TERAMO. Sul fronte dei servizi educativi 0-6 la tensione in città si alza. Dopo la proclamazione dello stato di agitazione del personale dei nidi e le critiche mosse dalla Cgil all'amministrazione...
TERAMO. Sul fronte dei servizi educativi 0-6 la tensione in città si alza. Dopo la proclamazione dello stato di agitazione del personale dei nidi e le critiche mosse dalla Cgil all'amministrazione comunale sull'attuale gestione del sistema, anche Teramo Children fa sentire la sua voce. Lo fa all'indomani di una riunione del Coordinamento pedagogico territoriale, che si sarebbe svolta «irregolarmente», sostiene l’associazione, «in quanto è mancato l’invito a partecipare ai lavori da parte del Comune al coordinatore pedagogico dei nidi comunali o a un suo sostituto o referente. In contrasto, oltre che con il documento programmatico “Progetto pedagogico 0-6” approvato dallo stesso ente, anche con ogni buona prassi di partecipazione democratica e con il principio stesso di Comunità educante, su cui questa amministrazione ha speso molte parole», scrive Teramo Children, partner del coordinamento, che si è astenuta dal partecipare alla riunione ritenendo non derogabile l’assenza di una rappresentanza del personale educativo della fascia 0-3. «Ho avuto modo di esprimere il nostro punto di vista», spiega Federica Di Giosia, rappresentante al tavolo per Teramo Children, «ed evidenziare che non si è trattato solo di un’assenza di rappresentanza tecnica ma di dialogo e confronto e che, per la costruzione di un sistema integrato 0-6, non si poteva prescindere dalla partecipazione attiva di una rappresentanza pedagogica da parte dei nidi comunali in toto. Abbiamo inoltre chiesto al tavolo di mettere a verbale le motivazioni della nostra astensione».

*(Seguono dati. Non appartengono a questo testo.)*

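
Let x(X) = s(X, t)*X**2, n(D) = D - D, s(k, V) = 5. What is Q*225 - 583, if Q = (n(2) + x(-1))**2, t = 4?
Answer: 5042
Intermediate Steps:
n(D) = 0
x(X) = 5*X**2
Q = 25 (Q = (0 + 5*(-1)**2)**2 = (0 + 5*1)**2 = (0 + 5)**2 = 5**2 = 25)
Q*225 - 583 = 25*225 - 583 = 5625 - 583 = 5042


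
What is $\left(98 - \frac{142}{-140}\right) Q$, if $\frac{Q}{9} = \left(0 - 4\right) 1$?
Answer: $- \frac{124758}{35} \approx -3564.5$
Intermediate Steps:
$Q = -36$ ($Q = 9 \left(0 - 4\right) 1 = 9 \left(\left(-4\right) 1\right) = 9 \left(-4\right) = -36$)
$\left(98 - \frac{142}{-140}\right) Q = \left(98 - \frac{142}{-140}\right) \left(-36\right) = \left(98 - - \frac{71}{70}\right) \left(-36\right) = \left(98 + \frac{71}{70}\right) \left(-36\right) = \frac{6931}{70} \left(-36\right) = - \frac{124758}{35}$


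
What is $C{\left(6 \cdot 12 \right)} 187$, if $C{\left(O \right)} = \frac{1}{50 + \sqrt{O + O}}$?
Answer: $\frac{187}{62} \approx 3.0161$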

L'associazione chiede un’immediata nuova convocazione che tenga conto di tutti i legittimi rappresentanti e conclude: «Anche a valle di quanto accaduto nei mesi di novembre e dicembre scorsi rispetto allo stato di agitazione proclamato dal personale educativo dei nidi comunali, è lecito chiedersi cosa stia accadendo a uno dei servizi comunali, quello educativo, sulla cui qualità si è molto investito anche in un recente passato con la collaborazione attiva e costruttiva del Comune di Teramo».(v.m.)